Jadikan yang Terdepan

Akibat Utang yang Melilit, Bulog Terancam Pailit

Oleh: Irma Faryanti
Ibu Rumah Tangga & Member Akademi Menulis Kreatif

Bulog merugi, itulah prediksi yang akan terjadi jika utang yang dimiliki tidak segera ditunaikan. Hal ini diungkapkan oleh Direktur Utama Perum Bulog, Budi Waseso (Buwas). Adapun nominal utang itu sendiri telah mencapai Rp. 13 triliun yang digunakan untuk pembiayaan penyediaan Cadangan Beras Pemerintah (CBP) yang berjumlah 1 juta ton. (Kumparan.com 29 Desember 2021)
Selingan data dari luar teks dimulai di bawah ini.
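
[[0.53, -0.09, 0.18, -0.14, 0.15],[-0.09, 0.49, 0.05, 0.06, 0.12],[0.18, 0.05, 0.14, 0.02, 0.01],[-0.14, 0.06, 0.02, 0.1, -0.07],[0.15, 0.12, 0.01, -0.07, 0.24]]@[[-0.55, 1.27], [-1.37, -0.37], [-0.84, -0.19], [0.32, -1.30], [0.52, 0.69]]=[[-0.29, 0.96],  [-0.58, -0.30],  [-0.27, 0.16],  [-0.03, -0.38],  [-0.15, 0.4]]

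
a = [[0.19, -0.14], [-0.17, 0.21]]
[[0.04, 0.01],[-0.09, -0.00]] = a@[[-0.29, 0.16], [-0.66, 0.12]]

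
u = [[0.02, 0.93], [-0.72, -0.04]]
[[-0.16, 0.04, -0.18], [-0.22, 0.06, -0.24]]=u @ [[0.31, -0.09, 0.35], [-0.18, 0.05, -0.20]]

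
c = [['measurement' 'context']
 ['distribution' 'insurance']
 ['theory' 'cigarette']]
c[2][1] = 'cigarette'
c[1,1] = 'insurance'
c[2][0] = 'theory'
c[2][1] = 'cigarette'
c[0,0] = 'measurement'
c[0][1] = 'context'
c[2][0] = 'theory'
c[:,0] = ['measurement', 'distribution', 'theory']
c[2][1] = 'cigarette'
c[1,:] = ['distribution', 'insurance']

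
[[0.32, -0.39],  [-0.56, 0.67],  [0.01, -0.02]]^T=[[0.32,-0.56,0.01], [-0.39,0.67,-0.02]]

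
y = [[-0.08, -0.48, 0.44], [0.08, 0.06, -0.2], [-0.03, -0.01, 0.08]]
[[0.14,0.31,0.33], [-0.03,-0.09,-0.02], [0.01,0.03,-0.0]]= y @ [[-0.42, 0.29, 0.27], [-0.31, -0.26, -0.74], [-0.1, 0.48, -0.01]]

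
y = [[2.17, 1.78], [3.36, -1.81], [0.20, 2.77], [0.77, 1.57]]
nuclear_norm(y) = 8.15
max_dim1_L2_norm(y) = 3.82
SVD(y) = [[-0.08, 0.69], [-0.89, 0.25], [0.43, 0.53], [0.13, 0.42]] @ diag([4.130812297265978, 4.018717427831443]) @ [[-0.73, 0.69], [0.69, 0.73]]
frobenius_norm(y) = 5.76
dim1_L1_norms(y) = [3.95, 5.17, 2.97, 2.34]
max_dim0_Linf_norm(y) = 3.36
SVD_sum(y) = [[0.25, -0.24], [2.67, -2.53], [-1.28, 1.21], [-0.38, 0.36]] + [[1.92, 2.02], [0.69, 0.72], [1.48, 1.56], [1.15, 1.21]]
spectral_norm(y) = 4.13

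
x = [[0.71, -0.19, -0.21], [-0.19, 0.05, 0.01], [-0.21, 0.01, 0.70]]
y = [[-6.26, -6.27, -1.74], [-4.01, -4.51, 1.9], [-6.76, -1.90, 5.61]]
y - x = [[-6.97,-6.08,-1.53], [-3.82,-4.56,1.89], [-6.55,-1.91,4.91]]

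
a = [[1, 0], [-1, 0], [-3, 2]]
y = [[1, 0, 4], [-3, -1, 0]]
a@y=[[1, 0, 4], [-1, 0, -4], [-9, -2, -12]]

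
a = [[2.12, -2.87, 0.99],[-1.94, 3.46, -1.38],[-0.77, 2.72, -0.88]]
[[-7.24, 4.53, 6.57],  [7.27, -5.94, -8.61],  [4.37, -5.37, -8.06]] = a @[[-2.06, -0.86, -1.43], [1.36, -2.31, -3.69], [1.04, -0.28, -1.0]]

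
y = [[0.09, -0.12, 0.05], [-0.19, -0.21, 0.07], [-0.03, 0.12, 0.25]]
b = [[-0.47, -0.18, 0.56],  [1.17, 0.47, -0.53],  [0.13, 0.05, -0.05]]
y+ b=[[-0.38, -0.30, 0.61], [0.98, 0.26, -0.46], [0.10, 0.17, 0.20]]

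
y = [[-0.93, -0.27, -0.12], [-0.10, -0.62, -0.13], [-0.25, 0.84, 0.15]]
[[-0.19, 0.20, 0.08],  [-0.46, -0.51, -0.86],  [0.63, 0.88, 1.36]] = y @ [[-0.19, -0.45, -0.5], [0.25, 0.98, 1.51], [2.5, -0.39, -0.23]]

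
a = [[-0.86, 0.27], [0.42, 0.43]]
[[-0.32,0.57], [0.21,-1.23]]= a@[[0.40, -1.20], [0.09, -1.70]]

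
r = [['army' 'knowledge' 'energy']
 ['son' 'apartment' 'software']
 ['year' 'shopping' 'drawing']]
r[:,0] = ['army', 'son', 'year']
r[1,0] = 'son'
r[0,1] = 'knowledge'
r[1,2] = 'software'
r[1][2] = 'software'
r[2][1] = 'shopping'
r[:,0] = ['army', 'son', 'year']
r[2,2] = 'drawing'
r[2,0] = 'year'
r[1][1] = 'apartment'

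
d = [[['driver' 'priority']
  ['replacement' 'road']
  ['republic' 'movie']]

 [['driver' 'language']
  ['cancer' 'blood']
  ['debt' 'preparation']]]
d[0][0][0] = 'driver'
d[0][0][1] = 'priority'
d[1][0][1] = 'language'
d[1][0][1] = 'language'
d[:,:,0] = [['driver', 'replacement', 'republic'], ['driver', 'cancer', 'debt']]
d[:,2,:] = [['republic', 'movie'], ['debt', 'preparation']]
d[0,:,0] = ['driver', 'replacement', 'republic']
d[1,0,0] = 'driver'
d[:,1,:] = [['replacement', 'road'], ['cancer', 'blood']]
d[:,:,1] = [['priority', 'road', 'movie'], ['language', 'blood', 'preparation']]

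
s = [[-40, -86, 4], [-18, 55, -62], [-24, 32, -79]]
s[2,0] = -24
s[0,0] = -40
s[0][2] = 4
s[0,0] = -40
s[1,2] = -62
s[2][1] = 32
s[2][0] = -24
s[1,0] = -18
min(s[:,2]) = -79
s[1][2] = -62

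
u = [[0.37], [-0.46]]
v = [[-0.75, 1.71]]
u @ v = [[-0.28, 0.63], [0.34, -0.79]]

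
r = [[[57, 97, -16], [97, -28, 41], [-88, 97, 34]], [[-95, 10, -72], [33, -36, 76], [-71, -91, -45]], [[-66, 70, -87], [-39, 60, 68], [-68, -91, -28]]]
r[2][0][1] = 70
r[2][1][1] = 60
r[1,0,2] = -72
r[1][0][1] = 10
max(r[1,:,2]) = 76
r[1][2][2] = -45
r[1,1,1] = -36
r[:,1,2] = [41, 76, 68]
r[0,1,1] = -28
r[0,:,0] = [57, 97, -88]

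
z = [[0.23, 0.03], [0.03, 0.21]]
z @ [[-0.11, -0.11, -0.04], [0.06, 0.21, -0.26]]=[[-0.02, -0.02, -0.02], [0.01, 0.04, -0.06]]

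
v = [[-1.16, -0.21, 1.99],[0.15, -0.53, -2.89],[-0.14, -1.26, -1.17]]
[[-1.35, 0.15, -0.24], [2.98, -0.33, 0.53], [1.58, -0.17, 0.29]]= v @ [[-0.52, 0.05, -0.09], [-0.26, 0.03, -0.05], [-1.01, 0.11, -0.18]]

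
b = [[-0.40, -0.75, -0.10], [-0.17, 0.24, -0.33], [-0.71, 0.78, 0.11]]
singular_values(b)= [1.17, 0.75, 0.35]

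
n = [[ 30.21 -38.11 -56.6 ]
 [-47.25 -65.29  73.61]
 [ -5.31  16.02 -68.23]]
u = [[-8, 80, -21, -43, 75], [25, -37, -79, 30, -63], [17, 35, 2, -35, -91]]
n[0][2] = -56.6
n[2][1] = 16.02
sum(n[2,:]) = -57.52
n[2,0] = -5.31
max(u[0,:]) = 80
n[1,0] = -47.25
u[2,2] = 2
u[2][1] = 35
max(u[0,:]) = 80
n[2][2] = -68.23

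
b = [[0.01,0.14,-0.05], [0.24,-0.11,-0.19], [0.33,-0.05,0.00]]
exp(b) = [[1.02, 0.13, -0.06], [0.2, 0.91, -0.19], [0.33, -0.03, 0.99]]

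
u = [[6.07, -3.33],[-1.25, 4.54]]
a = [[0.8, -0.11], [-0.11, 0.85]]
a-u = [[-5.27, 3.22], [1.14, -3.69]]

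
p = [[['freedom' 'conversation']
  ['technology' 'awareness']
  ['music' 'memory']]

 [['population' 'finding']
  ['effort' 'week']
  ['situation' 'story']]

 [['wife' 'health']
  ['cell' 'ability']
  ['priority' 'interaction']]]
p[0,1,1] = 'awareness'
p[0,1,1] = 'awareness'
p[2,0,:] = ['wife', 'health']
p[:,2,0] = ['music', 'situation', 'priority']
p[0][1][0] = 'technology'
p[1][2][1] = 'story'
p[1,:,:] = [['population', 'finding'], ['effort', 'week'], ['situation', 'story']]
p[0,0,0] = 'freedom'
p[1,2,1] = 'story'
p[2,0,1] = 'health'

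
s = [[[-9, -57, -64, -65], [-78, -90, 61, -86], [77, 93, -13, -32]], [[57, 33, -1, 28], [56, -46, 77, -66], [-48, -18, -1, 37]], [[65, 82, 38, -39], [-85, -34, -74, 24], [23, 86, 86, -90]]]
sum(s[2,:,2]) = 50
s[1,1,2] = 77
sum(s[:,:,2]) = 109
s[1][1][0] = 56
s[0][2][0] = 77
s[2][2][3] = -90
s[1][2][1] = -18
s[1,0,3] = 28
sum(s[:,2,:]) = 200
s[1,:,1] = [33, -46, -18]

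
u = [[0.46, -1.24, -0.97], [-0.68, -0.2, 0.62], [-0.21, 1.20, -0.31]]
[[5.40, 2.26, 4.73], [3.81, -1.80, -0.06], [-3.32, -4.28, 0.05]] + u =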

Lebih lanjut Buwas menyatakan bahwa utang tersebut kian hari kian menggunung karena pemerintah sendiri masih memiliki tunggakan kepada Bulog sebesar Rp. 4,5 triliun yang digunakan untuk penyediaan bantuan beras PPKM dan bansos rastra. Hingga kini pembayarannya masih terkendala oleh adanya Peraturan Kementerian Sosial. Ada poin aturan yang harus diubah terlebih dahulu, walaupun pihak Kemenkeu sudah bersiap untuk membayar. Itu sebab, pihak Bulog berharap akan ada perubahan dari sisi mekanisme dan regulasi agar pembayaran bisa segera ditunaikan.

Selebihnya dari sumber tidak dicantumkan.